Dans l’appartement du dessus, on devait encore déplacer des meubles, à en juger par les grincements entendus.

A midi, elle avait quasiment fini son tri et c’était tant mieux car elle allait s’octroyer une après-midi de baignade à la piscine municipale pour se rafraichir et fuir les émanations putrides de l’immeuble.

Seul Minouche supportait tout ça stoïquement, en bon chat des villes, vautré sur le canapé.

Malheureusement, elle n’était pas la seule à avoir eu cette idée ce qui fait qu’elle fut refoulée :

-Nous ne pouvons pas accepter plus de monde pour l’instant. Par souci de sécurité. Revenez plus tard. Désolé.

Elle décida alors de profiter de la climatisation des galeries marchandes de la ville. Les allées bruissaient d’annonces diverses, de chansons obsédantes. Léa lu distraitement les gros titres des journaux :

« Avez-vous vu cet enfant ? Adam 6 ans disparu hier  est recherché activement par la gendarmerie et des associations d’aide à l’enfance. Scandale  financier : va-t-on vers un remaniement ministériel? La canicule responsable de la disparition de milliers de personnes âgées. »

Elle rentra chez elle avec  des décorations pour son appartement. Devant l’entrée de son immeuble elle vit un attroupement de personnes en gilet fluo qui distribuaient un  papier à tous les passants. C’était la photo d’Adam.

-Tenez Mademoiselle, si vous avez le moindre renseignement à fournir à la gendarmerie, n’hésitez pas. Adam a disparu à quelques mètres d’ici seulement.

-Oui bien sûr, répondit-elle.

Elle tenait la photo du petit garçon dans les mains et la regardait intensément. L’avait-elle croisé ?

Avait-elle remarqué un enfant blond aux yeux bleus ?

Non. Elle était trop préoccupée par son emménagement ici.

-La société chargée de l’entretien nous envoie enfin quelqu’un demain Mademoiselle Chapuis, lui lança la concierge.

-C’est une bonne nouvelle ! lui répondit Léa en forçant son sourire.

-Vous aussi vous sentez l’odeur épouvantable chez vous ?

-Malheureusement oui. J’ai hâte d’être à demain.

Et elle s’engouffra dans l’ascenseur. Quand elle en sortit elle eut un haut le cœur dû à l’odeur nauséabonde qui régnait dans le couloir.

Chez elle, elle prit une douche et ensuite commença à arranger joliment les bibelots de décorations dans les pièces. Minouche s’agitait pour avoir sa pâtée.

-Voilà, voilà ! Son Altesse Minouche est servie !

A cet instant, on frappa à la porte :

-Oui ? demanda-t-elle croyant que c’était la concierge.

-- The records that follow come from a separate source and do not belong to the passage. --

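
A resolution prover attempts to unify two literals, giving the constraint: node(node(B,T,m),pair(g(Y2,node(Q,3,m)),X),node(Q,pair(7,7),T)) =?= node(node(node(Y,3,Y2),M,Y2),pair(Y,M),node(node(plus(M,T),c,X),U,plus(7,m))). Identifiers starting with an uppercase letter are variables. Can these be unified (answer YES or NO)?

YES

Decompose node/3: node(B,T,m) =?= node(node(Y,3,Y2),M,Y2),  pair(g(Y2,node(Q,3,m)),X) =?= pair(Y,M),  node(Q,pair(7,7),T) =?= node(node(plus(M,T),c,X),U,plus(7,m)).
Decompose node/3: B =?= node(Y,3,Y2),  T =?= M,  m =?= Y2.
Bind B := node(Y,3,Y2); no other remaining equation mentions B.
Bind T := M; substituting into the one remaining equation that mentions T gives: node(Q,pair(7,7),M) =?= node(node(plus(M,M),c,X),U,plus(7,m)).
Bind Y2 := m; substituting into the one remaining equation that mentions Y2 gives: pair(g(m,node(Q,3,m)),X) =?= pair(Y,M). Substituting into the earlier binding gives B := node(Y,3,m).
Decompose pair/2: g(m,node(Q,3,m)) =?= Y,  X =?= M.
Bind Y := g(m,node(Q,3,m)); no other remaining equation mentions Y. Substituting into the earlier binding gives B := node(g(m,node(Q,3,m)),3,m).
Bind X := M; substituting into the remaining equation gives: node(Q,pair(7,7),M) =?= node(node(plus(M,M),c,M),U,plus(7,m)).
Decompose node/3: Q =?= node(plus(M,M),c,M),  pair(7,7) =?= U,  M =?= plus(7,m).
Bind Q := node(plus(M,M),c,M); no other remaining equation mentions Q. Substituting into the earlier bindings gives B := node(g(m,node(node(plus(M,M),c,M),3,m)),3,m), Y := g(m,node(node(plus(M,M),c,M),3,m)).
Bind U := pair(7,7); no other remaining equation mentions U.
Bind M := plus(7,m). Substituting into the earlier bindings gives B := node(g(m,node(node(plus(plus(7,m),plus(7,m)),c,plus(7,m)),3,m)),3,m), T := plus(7,m), Y := g(m,node(node(plus(plus(7,m),plus(7,m)),c,plus(7,m)),3,m)), X := plus(7,m), Q := node(plus(plus(7,m),plus(7,m)),c,plus(7,m)).
No equations remain and no clash or occurs-check failure arose, so a unifier exists.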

Mais c’était une jeune fille très pale qui lui répondit, d’un ton  agressif :

-Vous êtes bien Mademoiselle Thomas ?

-Non, répondit Léa en entrouvrant  un peu plus sa porte. Vous êtes au numéro 43.

-Pardon, je croyais être au numéro 53, s’excusa-t-elle.

-C’est l’appartement juste au-dessus du mien.

-J’ai essayé de lui téléphoner, sans réponse…Elle est absente ? En vacances ?

- Je n’ai emménagé qu’ hier mais je pense qu’il y a quelqu’un chez elle.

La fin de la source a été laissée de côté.